Alla fine Luca, traendo le somme della sua vita, si rende conto di aver appena scritto il suo romanzo di più grande successo, di gran lunga il suo capolavoro, la sua vita.

Alle porte dell’alba

ISBN: 979-12-5466-100-0

Formato: Rilegato

Genere: Narrativa

Collana: Percorsi

Anno: 2022 – Mese: giugno

Pagine: 228

Link per l’acquisto:

https://www.kimerik.it/libro/4571/alle-porte-dell-alba-giovanni-albano/

Luca Montelli, noto scrittore di bestseller, è afflitto da una terribile malattia. Agli sgoccioli della sua vita, si rifugia nella grande casa sul mare, dove si abbandona alle memorie di un passato che diviene unica àncora di salvezza nel delirio tragicamente lucido della sua mente.

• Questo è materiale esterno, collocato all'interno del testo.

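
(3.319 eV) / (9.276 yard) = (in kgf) 6.393e-21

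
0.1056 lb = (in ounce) 1.69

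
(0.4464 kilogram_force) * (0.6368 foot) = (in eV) 5.303e+18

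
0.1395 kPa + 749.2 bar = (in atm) 739.4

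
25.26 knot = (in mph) 29.07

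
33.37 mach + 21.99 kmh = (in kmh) 4.093e+04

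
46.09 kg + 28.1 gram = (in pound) 101.7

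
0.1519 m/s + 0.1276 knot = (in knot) 0.4229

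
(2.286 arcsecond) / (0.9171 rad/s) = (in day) 1.399e-10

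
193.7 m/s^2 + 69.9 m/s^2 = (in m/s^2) 263.6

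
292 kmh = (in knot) 157.7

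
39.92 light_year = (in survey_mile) 2.347e+14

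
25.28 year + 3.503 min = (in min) 1.329e+07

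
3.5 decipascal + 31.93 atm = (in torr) 2.427e+04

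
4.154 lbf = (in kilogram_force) 1.884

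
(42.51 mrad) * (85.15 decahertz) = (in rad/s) 36.2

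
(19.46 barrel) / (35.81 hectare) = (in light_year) 9.132e-22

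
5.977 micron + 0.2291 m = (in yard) 0.2506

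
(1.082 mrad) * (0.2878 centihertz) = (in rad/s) 3.114e-06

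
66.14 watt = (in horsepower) 0.0887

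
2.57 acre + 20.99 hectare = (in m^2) 2.203e+05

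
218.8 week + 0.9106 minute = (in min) 2.206e+06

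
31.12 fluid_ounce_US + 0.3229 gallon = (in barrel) 0.01348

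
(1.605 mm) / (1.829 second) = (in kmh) 0.003159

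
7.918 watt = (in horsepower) 0.01062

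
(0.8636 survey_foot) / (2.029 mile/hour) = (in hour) 8.061e-05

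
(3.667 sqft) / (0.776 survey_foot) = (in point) 4083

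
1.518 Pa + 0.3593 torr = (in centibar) 0.04942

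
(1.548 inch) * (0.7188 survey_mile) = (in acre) 0.01124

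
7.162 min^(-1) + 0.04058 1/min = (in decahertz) 0.012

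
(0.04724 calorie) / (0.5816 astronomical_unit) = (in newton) 2.272e-12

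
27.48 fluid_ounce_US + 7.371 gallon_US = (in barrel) 0.1806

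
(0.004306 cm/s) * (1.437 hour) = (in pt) 631.4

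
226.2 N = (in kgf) 23.07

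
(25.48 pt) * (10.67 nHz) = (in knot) 1.864e-10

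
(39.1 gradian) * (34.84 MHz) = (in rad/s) 2.14e+07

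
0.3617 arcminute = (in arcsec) 21.7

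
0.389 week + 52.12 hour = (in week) 0.6992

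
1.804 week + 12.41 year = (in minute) 6.541e+06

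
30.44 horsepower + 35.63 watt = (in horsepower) 30.49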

Devastato nel fisico, ripercorre la sua vita fatta di successi e riconoscimenti ma priva dell’unico valore che scoprirà essenziale: l’amore per la bella Marie. Sarà proprio questo sentimento a trascinarlo in un tormento che si perderà lungo il sentiero dell’incompiuto. Il vissuto si rivelerà, agli occhi di Luca, vuoto, se paragonato alle possibilità offerte dalla vita che gli prospettava un futuro luminoso ma un tempo ritenuto ordinario.

Il protagonista ha dedicato la sua esistenza ai libri incrociando amori, illusioni e successi alla ricerca di una verità che gli si svelerà solo alla fine. Il ricordo di Parigi e di quella piccola mansarda dove ha lasciato che non si compisse forse l’unico miracolo che valesse la pena di “vivere”, diviene il punto centrale di un rimuginare su miserie umane nell’accettazione dignitosa della morte a volte invocata e inseguita come soluzione alla grande sofferenza.

È quel che resta di un’esistenza che si dilata in un tempo scandito da medicine e visite mediche, ultimi fogli e memorie. L’universo femminile sfaccettato che ha attraversato ma non compreso l’anima inquieta di Luca, alla ricerca continua della libertà trovata solo nella letteratura e nei suoi amati autori, è al tempo stesso conforto e sofferenza e appare balsamo fugace ai tormenti del corpo e della mente. Il tempo fugge via, mentre nell’ultima opera, Luca compie il suo vero capolavoro.

Giovanni Albano è nato a Montalbano E., in provincia di Messina. Ha conseguito la laurea in Medicina e Chirurgia. La sua carriera letteraria è iniziata con la poesia, grazie alla quale ha ricevuto diversi riconoscimenti nazionali e internazionali.